Posted: Mon Jun 16, 2008 1:17 pm
by Nanohedron
claudine wrote:Slow airs on banjo played in tremolo style
:boggle:
Gawd. That's a possibility that had never even occurred to me. I can agree with you even though I've never heard it done.

Posted: Mon Jun 16, 2008 4:04 pm
by Bothrops
I really don't like slow airs on Uilleann pipes.

Posted: Tue Jun 17, 2008 5:14 am
by Ro3b
I'm not expecting a lot of agreement here, but slow airs in general leave me cold. Most people just don't know how to play them; what should be a richly emotional performance too easily becomes overblown and bathetic.

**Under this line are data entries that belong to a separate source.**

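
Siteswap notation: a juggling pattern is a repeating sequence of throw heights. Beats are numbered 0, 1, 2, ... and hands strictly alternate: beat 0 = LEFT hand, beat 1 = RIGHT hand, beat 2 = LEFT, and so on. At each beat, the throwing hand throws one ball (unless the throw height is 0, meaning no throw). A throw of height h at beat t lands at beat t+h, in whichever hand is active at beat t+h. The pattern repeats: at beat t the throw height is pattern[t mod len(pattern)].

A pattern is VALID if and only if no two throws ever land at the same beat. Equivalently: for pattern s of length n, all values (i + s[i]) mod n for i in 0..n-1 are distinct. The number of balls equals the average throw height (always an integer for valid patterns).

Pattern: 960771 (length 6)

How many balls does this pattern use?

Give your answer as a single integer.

Pattern = [9, 6, 0, 7, 7, 1], length n = 6
  position 0: throw height = 9, running sum = 9
  position 1: throw height = 6, running sum = 15
  position 2: throw height = 0, running sum = 15
  position 3: throw height = 7, running sum = 22
  position 4: throw height = 7, running sum = 29
  position 5: throw height = 1, running sum = 30
Total sum = 30; balls = sum / n = 30 / 6 = 5

Answer: 5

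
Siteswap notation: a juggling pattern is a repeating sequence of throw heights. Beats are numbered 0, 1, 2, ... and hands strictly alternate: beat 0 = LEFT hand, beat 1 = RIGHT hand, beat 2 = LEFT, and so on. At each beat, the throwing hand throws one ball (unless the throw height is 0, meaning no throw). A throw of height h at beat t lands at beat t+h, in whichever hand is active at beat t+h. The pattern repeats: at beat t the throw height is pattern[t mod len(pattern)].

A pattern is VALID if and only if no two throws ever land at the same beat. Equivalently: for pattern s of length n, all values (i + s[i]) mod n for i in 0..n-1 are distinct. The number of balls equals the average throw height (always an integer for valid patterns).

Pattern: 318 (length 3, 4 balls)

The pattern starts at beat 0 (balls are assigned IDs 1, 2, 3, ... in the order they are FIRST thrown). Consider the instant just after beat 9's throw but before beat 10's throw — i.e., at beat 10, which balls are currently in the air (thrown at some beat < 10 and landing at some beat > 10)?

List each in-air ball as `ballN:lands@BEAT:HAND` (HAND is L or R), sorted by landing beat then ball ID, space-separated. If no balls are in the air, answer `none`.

Answer: ball1:lands@12:L ball3:lands@13:R ball4:lands@16:L

Derivation:
Beat 0 (L): throw ball1 h=3 -> lands@3:R; in-air after throw: [b1@3:R]
Beat 1 (R): throw ball2 h=1 -> lands@2:L; in-air after throw: [b2@2:L b1@3:R]
Beat 2 (L): throw ball2 h=8 -> lands@10:L; in-air after throw: [b1@3:R b2@10:L]
Beat 3 (R): throw ball1 h=3 -> lands@6:L; in-air after throw: [b1@6:L b2@10:L]
Beat 4 (L): throw ball3 h=1 -> lands@5:R; in-air after throw: [b3@5:R b1@6:L b2@10:L]
Beat 5 (R): throw ball3 h=8 -> lands@13:R; in-air after throw: [b1@6:L b2@10:L b3@13:R]
Beat 6 (L): throw ball1 h=3 -> lands@9:R; in-air after throw: [b1@9:R b2@10:L b3@13:R]
Beat 7 (R): throw ball4 h=1 -> lands@8:L; in-air after throw: [b4@8:L b1@9:R b2@10:L b3@13:R]
Beat 8 (L): throw ball4 h=8 -> lands@16:L; in-air after throw: [b1@9:R b2@10:L b3@13:R b4@16:L]
Beat 9 (R): throw ball1 h=3 -> lands@12:L; in-air after throw: [b2@10:L b1@12:L b3@13:R b4@16:L]
Beat 10 (L): throw ball2 h=1 -> lands@11:R; in-air after throw: [b2@11:R b1@12:L b3@13:R b4@16:L]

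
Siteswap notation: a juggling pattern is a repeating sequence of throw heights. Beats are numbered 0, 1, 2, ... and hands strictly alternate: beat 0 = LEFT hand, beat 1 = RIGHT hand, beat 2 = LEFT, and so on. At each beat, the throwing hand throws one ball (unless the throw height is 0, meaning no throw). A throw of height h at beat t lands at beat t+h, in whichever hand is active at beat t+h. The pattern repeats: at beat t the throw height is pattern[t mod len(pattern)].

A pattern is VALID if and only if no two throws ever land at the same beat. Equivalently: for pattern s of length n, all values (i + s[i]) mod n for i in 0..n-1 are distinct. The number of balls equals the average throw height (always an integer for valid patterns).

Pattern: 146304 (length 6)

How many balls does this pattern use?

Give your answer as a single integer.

Answer: 3

Derivation:
Pattern = [1, 4, 6, 3, 0, 4], length n = 6
  position 0: throw height = 1, running sum = 1
  position 1: throw height = 4, running sum = 5
  position 2: throw height = 6, running sum = 11
  position 3: throw height = 3, running sum = 14
  position 4: throw height = 0, running sum = 14
  position 5: throw height = 4, running sum = 18
Total sum = 18; balls = sum / n = 18 / 6 = 3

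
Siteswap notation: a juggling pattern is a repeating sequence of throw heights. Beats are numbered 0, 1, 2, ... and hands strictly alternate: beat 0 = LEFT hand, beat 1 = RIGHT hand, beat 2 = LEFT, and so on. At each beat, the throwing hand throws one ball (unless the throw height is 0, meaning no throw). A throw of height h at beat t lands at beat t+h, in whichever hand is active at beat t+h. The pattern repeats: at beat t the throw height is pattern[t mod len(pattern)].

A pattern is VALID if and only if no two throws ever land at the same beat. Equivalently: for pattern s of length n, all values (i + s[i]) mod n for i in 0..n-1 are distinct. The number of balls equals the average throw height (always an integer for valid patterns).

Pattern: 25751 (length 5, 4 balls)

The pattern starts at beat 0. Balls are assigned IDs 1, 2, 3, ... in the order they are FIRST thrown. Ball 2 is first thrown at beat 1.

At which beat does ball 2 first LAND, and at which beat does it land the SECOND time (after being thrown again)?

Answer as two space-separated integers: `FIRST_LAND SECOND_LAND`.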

Never mind that there's no surer way to kill the momentum of a session than to grab the spotlight for ten minutes of heartfelt solo fingerholing that everybody is supposed to sit quietly and listen to.

The air what Frankie Kennedy played...

Posted: Thu Jun 19, 2008 2:00 pm
by bensdad
That would be An Feochán, more or less, a breeze or a gust. Tommy Peoples made that one. All hail Frankie Kennedy of course, but it makes a great air on the pipes when you drop it down to D. As long as you spend 20 years learning how to play your F naturals properly.